I’m sitting at a coffee shop called “The Greenhouse Effect” with Tara. It’s a Sunday evening, we’re outside, sipping iced teas, and enjoying the beautiful evening. She’s studying for her board exam, and I’m scratching random, incomplete thoughts into a leather-bound notebook I bought a year or so ago thinking I’d move up from the spiral-bound notebooks (college ruled, preferably) that I had traditionally written poetry in. Consequently, my poetic muse left me about the same time of the purchase and I haven’t managed to write a poem that’s worth a shit since.
I guess all I’m really trying to say here is that I feel guilty having this nice notebook, and never writing in it. Therefore, the rough draft of this post was scribbled into its mostly empty pages. I did enjoy this, despite the fact that, when I got done, there was no “Publish” button, and now I’m stuck typing the damn thing.
Now I transition somewhat awkwardly to my actual topic: Artistic people. There’s some sort of open mic night at the coffee shop tonight, and the place is crawling with flannel shirts, beanies(even though it’s friggin’ summer), Vans slip-ons, hookahs with LEDs in them, acoustic guitars, and anything else that hipsters wear/carry in 2010.
The guys with the Hookah and the guitars are particularly boisterous, and keep shouting weird mash-ups of pop culture references and stuff of their own invention. I know I probably sound like I’m 70 describing them like this, but I’m really not annoyed with them—I’m actually quite amused (Tara, on the other hand, is concerned that she’ll have to shower again thanks to all the smoke). For whatever reason, artsy people have always fascinated me. I think it’s a combination of envy of their free spirits and lack of fear to take risks in their respective mediums (these guys keep breaking out into song) that probably stems from my own creative urges, and disbelief that a person could arrive at a state of arrested development (suck it, Michael Cera) at age 23 and perpetually remain in those golden years between childhood and adulthood, yet at the same time, somehow manage to make a living.
Being an engineer, I’m probably closer to Autistic than Artistic. I love going to the same job everyday for 8 hours, 40 hours a week (42.5 to be exact).

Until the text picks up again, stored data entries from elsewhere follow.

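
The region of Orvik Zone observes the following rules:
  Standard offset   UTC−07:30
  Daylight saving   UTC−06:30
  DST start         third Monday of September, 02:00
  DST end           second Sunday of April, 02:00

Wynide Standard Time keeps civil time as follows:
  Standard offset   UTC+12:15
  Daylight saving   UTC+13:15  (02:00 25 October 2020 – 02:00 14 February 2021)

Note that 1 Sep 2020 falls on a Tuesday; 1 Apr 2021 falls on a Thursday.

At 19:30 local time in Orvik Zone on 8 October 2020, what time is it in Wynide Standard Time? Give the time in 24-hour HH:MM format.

1 September 2020 is a Tuesday, so the first Monday is September 7 and the third is September 21.
1 April 2021 is a Thursday, so the first Sunday is April 4 and the second is April 11.
8 October 2020 falls between 21 September 2020 and 11 April 2021, so daylight saving is in effect and Orvik Zone is at UTC−06:30.
19:30 Orvik Zone + 6h30m = 02:00 UTC (rolling into the next day, 9 October 2020).
At the standard offset (UTC+12:15), 02:00 UTC + 12h15m = 14:15 Wynide Standard Time standard time.
The standard-time date in Wynide Standard Time, 9 October 2020, is outside the daylight-saving period (25 October 2020 – 14 February 2021), so Wynide Standard Time is on standard time, UTC+12:15.
02:00 UTC + 12h15m = 14:15 Wynide Standard Time.

14:15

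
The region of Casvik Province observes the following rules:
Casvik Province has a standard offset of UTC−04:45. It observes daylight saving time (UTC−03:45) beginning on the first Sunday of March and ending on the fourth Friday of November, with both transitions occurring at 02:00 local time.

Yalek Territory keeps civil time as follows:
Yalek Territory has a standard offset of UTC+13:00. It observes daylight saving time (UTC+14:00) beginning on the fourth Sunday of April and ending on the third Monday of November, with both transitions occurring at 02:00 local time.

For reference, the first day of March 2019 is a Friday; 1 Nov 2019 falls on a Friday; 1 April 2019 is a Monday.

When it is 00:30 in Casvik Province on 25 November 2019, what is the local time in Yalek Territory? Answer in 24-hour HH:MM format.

1 March 2019 is a Friday, so the first Sunday is March 3.
1 November 2019 is a Friday, so the first Friday is November 1 and the fourth is November 22.
Daylight saving runs 3 March – 22 November; 25 November 2019 is outside that window, so Casvik Province is on standard time at UTC−04:45.
00:30 Casvik Province + 4h45m = 05:15 UTC.
1 April 2019 is a Monday, so the first Sunday is April 7 and the fourth is April 28.
1 November 2019 is a Friday, so the first Monday is November 4 and the third is November 18.
At the standard offset (UTC+13:00), 05:15 UTC + 13h = 18:15 Yalek Territory standard time.
The standard-time date in Yalek Territory, 25 November 2019, is outside the daylight-saving period (28 April – 18 November), so Yalek Territory is on standard time, UTC+13:00.
05:15 UTC + 13h = 18:15 Yalek Territory.

18:15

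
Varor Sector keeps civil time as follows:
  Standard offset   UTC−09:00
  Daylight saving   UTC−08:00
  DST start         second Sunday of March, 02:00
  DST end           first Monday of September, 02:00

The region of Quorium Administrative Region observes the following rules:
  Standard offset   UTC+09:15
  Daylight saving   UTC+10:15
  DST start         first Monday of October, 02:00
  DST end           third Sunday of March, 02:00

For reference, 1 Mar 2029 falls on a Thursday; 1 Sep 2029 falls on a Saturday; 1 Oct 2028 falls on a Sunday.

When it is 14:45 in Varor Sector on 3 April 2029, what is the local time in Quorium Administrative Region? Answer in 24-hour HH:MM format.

08:00

1 March 2029 is a Thursday, so the first Sunday is March 4 and the second is March 11.
1 September 2029 is a Saturday, so the first Monday is September 3.
3 April 2029 lies within the daylight-saving period (11 March – 3 September), so Varor Sector is on daylight time, UTC−08:00.
14:45 Varor Sector + 8h = 22:45 UTC.
1 October 2028 is a Sunday, so the first Monday is October 2.
1 March 2029 is a Thursday, so the first Sunday is March 4 and the third is March 18.
At the standard offset (UTC+09:15), 22:45 UTC + 9h15m = 08:00 Quorium Administrative Region standard time (rolling into the next day, 4 April 2029).
The standard-time date in Quorium Administrative Region, 4 April 2029, does not fall between 2 October 2028 and 18 March 2029, so daylight saving is not in effect and Quorium Administrative Region is at UTC+09:15.
22:45 UTC + 9h15m = 08:00 Quorium Administrative Region (rolling into the next day, 4 April 2029).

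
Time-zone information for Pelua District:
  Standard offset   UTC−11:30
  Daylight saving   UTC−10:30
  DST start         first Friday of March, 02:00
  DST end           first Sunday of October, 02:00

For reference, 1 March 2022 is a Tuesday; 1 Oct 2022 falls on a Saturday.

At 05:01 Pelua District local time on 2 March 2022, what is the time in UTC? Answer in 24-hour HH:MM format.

16:31

1 March 2022 is a Tuesday, so the first Friday is March 4.
1 October 2022 is a Saturday, so the first Sunday is October 2.
2 March 2022 is outside the daylight-saving period (4 March – 2 October), so Pelua District is on standard time, UTC−11:30.
05:01 local + 11h30m = 16:31 UTC.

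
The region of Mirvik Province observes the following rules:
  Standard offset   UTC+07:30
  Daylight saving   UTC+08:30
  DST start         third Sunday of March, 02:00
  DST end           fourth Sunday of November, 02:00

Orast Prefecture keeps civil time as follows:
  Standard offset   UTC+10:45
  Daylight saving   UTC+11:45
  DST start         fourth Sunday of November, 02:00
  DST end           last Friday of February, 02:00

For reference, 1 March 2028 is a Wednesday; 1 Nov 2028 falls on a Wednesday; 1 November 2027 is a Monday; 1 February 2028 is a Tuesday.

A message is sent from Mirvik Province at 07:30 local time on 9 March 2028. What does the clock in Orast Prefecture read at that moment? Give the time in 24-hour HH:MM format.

1 March 2028 is a Wednesday, so the first Sunday is March 5 and the third is March 19.
1 November 2028 is a Wednesday, so the first Sunday is November 5 and the fourth is November 26.
9 March 2028 does not fall between 19 March and 26 November, so daylight saving is not in effect and Mirvik Province is at UTC+07:30.
07:30 Mirvik Province − 7h30m = 00:00 UTC.
1 November 2027 is a Monday, so the first Sunday is November 7 and the fourth is November 28.
1 February 2028 is a Tuesday, so Fridays fall on 4, 11, 18, 25; the last is February 25.
At the standard offset (UTC+10:45), 00:00 UTC + 10h45m = 10:45 Orast Prefecture standard time.
The standard-time date in Orast Prefecture, 9 March 2028, is outside the daylight-saving period (28 November 2027 – 25 February 2028), so Orast Prefecture is on standard time, UTC+10:45.
00:00 UTC + 10h45m = 10:45 Orast Prefecture.

10:45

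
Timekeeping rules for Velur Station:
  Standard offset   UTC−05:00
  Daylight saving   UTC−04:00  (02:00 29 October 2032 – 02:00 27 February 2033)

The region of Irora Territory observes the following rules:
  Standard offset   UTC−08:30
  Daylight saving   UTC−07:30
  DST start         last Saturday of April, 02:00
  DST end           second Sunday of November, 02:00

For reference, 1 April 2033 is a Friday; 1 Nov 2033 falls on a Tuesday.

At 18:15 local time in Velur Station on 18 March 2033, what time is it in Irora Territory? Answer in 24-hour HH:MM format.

14:45

18 March 2033 does not fall between 29 October 2032 and 27 February 2033, so daylight saving is not in effect and Velur Station is at UTC−05:00.
18:15 Velur Station + 5h = 23:15 UTC.
1 April 2033 is a Friday, so Saturdays fall on 2, 9, 16, 23, 30; the last is April 30.
1 November 2033 is a Tuesday, so the first Sunday is November 6 and the second is November 13.
At the standard offset (UTC−08:30), 23:15 UTC − 8h30m = 14:45 Irora Territory standard time.
Daylight saving runs 30 April – 13 November; the standard-time date in Irora Territory, 18 March 2033, is outside that window, so Irora Territory is on standard time at UTC−08:30.
23:15 UTC − 8h30m = 14:45 Irora Territory.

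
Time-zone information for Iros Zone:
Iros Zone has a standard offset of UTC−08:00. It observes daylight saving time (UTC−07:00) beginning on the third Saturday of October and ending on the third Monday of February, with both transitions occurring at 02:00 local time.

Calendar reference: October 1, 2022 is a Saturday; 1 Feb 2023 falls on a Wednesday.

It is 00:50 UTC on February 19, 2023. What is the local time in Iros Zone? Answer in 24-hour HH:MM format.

17:50

1 October 2022 is a Saturday, so the first Saturday is October 1 and the third is October 15.
1 February 2023 is a Wednesday, so the first Monday is February 6 and the third is February 20.
At the standard offset (UTC−08:00), 00:50 UTC − 8h = 16:50 Iros Zone standard time (rolling into the previous day, 18 February 2023).
The standard-time date in Iros Zone, February 18, 2023, falls between 15 October 2022 and 20 February 2023, so daylight saving is in effect and Iros Zone is at UTC−07:00.
00:50 UTC − 7h = 17:50 local (rolling into the previous day, 18 February 2023).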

I love getting a paycheck twice a month that is always the same amount. I love health insurance and paid vacation. I love having a scoop for the coffee so I know I’m getting exactly the right amount of beans every morning. But I still can’t help but admire the free spirit lifestyle. I want to take a 4 month road trip at the drop of a hat. I want to bum out at the coffee shop on a weekday morning. I want to wear beanies in the summer (actually, no I don’t, not in the slightest. I can barely stand leaving mine on when I step out of the cold into the grocery store in the winter). And this is the conflict: How does one be successful and have security, but be free at the same time? Retirement? Who knows? What a paradox!
In the mean time, I think I’ll choose steady income and rewarding job, and settle for weekend adventures. I do love not working on the weekend. After all, marriage is an adventure—an incredible adventure! Then there will be kids—it’ll be a blast!